Chapter 73
- Chronic Pain
- John C. Rowlingson
The symptom of pain is prevalent, as reflected in data noting
that it "is the number one reason Americans visit their doctors."[1]
At least 8% of all primary care visits are related to musculoskeletal disease, and
12% of all medications prescribed after primary care office visits are for pain relief.
[2]
As many as 65% to 80% of the population of
the
United States will experience an episode of low back pain in their lifetime,[3]
and 25 million Americans have osteoarthritis or rheumatoid arthritis.[4]
Harstall and Ospina reviewed international data in 13 studies about the incidence
of chronic pain and reported a range of prevalence of 10.1% to 55.2% of the population.
[5]
The mismanagement or under-treatment of "pain"
results in undesired, anguishing personal struggles, disruption of vocational and
recreational pursuits, psychosocial consequences, patient dissatisfaction, adverse
clinical and functional outcomes, and untold costs for health care. Estimates vary,
but figures tabulate costs as high as $100 billion/year in this country alone.[1]
[6]
Whatever the form in which pain presents, the abiding definition
of pain as a "sensory and emotional experience associated with actual tissue damage
or described in terms of such damage" endures.[7]

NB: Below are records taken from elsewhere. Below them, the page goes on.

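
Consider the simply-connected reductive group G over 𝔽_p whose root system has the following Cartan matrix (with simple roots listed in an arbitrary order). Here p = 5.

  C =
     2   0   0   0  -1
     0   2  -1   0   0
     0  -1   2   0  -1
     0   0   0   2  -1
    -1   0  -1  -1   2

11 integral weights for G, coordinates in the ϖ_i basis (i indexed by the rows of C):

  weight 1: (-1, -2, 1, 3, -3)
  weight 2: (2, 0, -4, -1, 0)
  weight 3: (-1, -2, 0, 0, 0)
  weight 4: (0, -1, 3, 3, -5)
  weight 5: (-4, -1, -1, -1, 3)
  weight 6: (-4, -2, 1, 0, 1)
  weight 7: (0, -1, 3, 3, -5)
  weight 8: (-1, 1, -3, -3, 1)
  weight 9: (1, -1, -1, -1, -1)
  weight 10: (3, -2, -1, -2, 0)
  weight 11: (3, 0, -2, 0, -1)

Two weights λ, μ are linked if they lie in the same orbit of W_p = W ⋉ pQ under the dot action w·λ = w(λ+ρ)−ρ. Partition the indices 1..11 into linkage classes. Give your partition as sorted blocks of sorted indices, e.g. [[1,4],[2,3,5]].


D_5 Cartan matrix, 5 simple roots permuted; ρ=(1,1,1,1,1).

λ_j+ρ reflected into Ā_5 (⟨·,θ^∨⟩≤5); 5-tuples as given:

    [1] (1, 0, 0, 1, 1)
    [2] (0, 1, 0, 1, 1)
    [3] (0, 1, 0, 1, 1)
    [4] (3, 0, 0, 0, 1)
    [5] (3, 0, 0, 0, 1)
    [6] (2, 1, 0, 0, 1)
    [7] (3, 0, 0, 0, 1)
    [8] (2, 0, 0, 0, 0)
    [9] (2, 0, 0, 0, 0)
    [10] (3, 0, 0, 0, 1)
    [11] (3, 0, 0, 0, 1)

These 11 weights hit 5 W_5-dot-orbits; sizes (1, 2, 5, 1, 2):

[[1], [2, 3], [4, 5, 7, 10, 11], [6], [8, 9]]


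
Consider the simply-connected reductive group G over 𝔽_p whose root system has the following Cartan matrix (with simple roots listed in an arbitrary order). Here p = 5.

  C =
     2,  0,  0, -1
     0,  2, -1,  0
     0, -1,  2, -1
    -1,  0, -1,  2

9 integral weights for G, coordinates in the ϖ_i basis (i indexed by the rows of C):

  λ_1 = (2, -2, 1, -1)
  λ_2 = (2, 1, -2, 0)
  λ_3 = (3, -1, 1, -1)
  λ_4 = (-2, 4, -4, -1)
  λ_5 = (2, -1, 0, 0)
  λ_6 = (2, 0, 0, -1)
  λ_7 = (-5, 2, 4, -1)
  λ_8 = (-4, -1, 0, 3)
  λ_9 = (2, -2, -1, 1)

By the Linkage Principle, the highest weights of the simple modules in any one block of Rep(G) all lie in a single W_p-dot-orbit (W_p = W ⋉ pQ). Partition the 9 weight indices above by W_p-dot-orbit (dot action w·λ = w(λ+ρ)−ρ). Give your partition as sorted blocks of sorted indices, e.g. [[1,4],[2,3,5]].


A_4 Cartan matrix, 4 simple roots permuted; ρ=(1,1,1,1).

W_5-reps of the 9 weights in Ā_5 (same 4-coord order as C):

  λ_1+ρ ↦ (3, 1, 1, 0);  λ_2+ρ ↦ (3, 1, 1, 0);  λ_3+ρ ↦ (3, 1, 1, 0);  λ_4+ρ ↦ (3, 1, 1, 0);  λ_5+ρ ↦ (3, 0, 1, 1);  λ_6+ρ ↦ (3, 1, 1, 0);  λ_7+ρ ↦ (3, 0, 1, 1);  λ_8+ρ ↦ (3, 0, 1, 1);  λ_9+ρ ↦ (3, 0, 1, 1)

Linkage partition of the 9 weights (2 classes, p=5):

[[1, 2, 3, 4, 6], [5, 7, 8, 9]]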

The current perception is that a lengthy duration of pain creates more havoc both
within and external to the central nervous system (CNS), making long-lasting pain
a fundamentally distinct disease along the continuum of pain from that which is new
in onset.[8]
Apfelbaum and colleagues have documented
that even acute pain (e.g., postoperative pain) is under-treated in spite of our
having a remarkable array of treatments available.[9]
Perkins and co-workers provided insight into the reality that
poorly managed acute pain can lead to the occurrence of chronic pain.[10]
They selected patients who were to undergo limb amputation, breast surgery, gallbladder
surgery, lung surgery, or inguinal hernia repair because of the high incidence of
pain associated with these procedures. They hoped to detect preoperative, intraoperative,
and postoperative factors that predicted the patient's development of chronic pain
and documented that the presence of pain preoperatively is a predictor of chronic
pain in patients undergoing amputations, breast surgery, and cholecystectomy. Intraoperative
nerve damage was a significant factor, as in patients undergoing thoracotomy and
mastectomy (with intercostal and intercostobrachial nerves at particular risk).
The severity of postoperative pain following breast, thoracic, and hernia surgery
was a potent predictor of subsequent chronic pain. In a review of pain mechanisms,
Basbaum reflected the prevailing contemporary view, stating that "persistent pain
should be considered a disease of the nervous system, not merely a symptom of some
other disease condition."[11]
Dworkin has shown that an individual's psychosocial circumstances
influence the transition from acute to chronic pain.[12]
Gatchell and associates showed that personality disorders, but not
psychopathology, increased the likelihood that a patient with acute low back pain
will develop chronic low back pain, because the former reflected psychosocial susceptibility
and/or deficient coping skills.[13]
The study by
Perkins and colleagues of acute pain operations leading to chronic pain syndromes
identified this same "psychosocial vulnerability" in their patients.[10]
Pain historically has been categorized as acute or chronic for
purposes of clearly distinguishing these disease processes. The contemporary terms
inflammatory and neuropathic,
respectively, delineate more accurately the primary pathology involved in the cause
of pain.[11]
[14]
The expectation in patients having inflammatory (acute) pain (e.g., postoperative
pain) is that there will be a thorough response to treatment, or spontaneous resolution
of the pain. In neuropathic (chronic) pain, this is much less likely, because in
addition to the disruption of neural function associated with inflammatory pain,
there is a significant time element which provokes enduring alterations in the CNS
processing of pain as well as the embedding of pain-related behaviors.[11]
[15]
[16]
Put another
way, patients with chronic pain may have extensive emotional and psychosocial contributions
to their "pain" which greatly complicates their evaluation, their compliance with
treatment, and the likelihood of a thorough treatment response.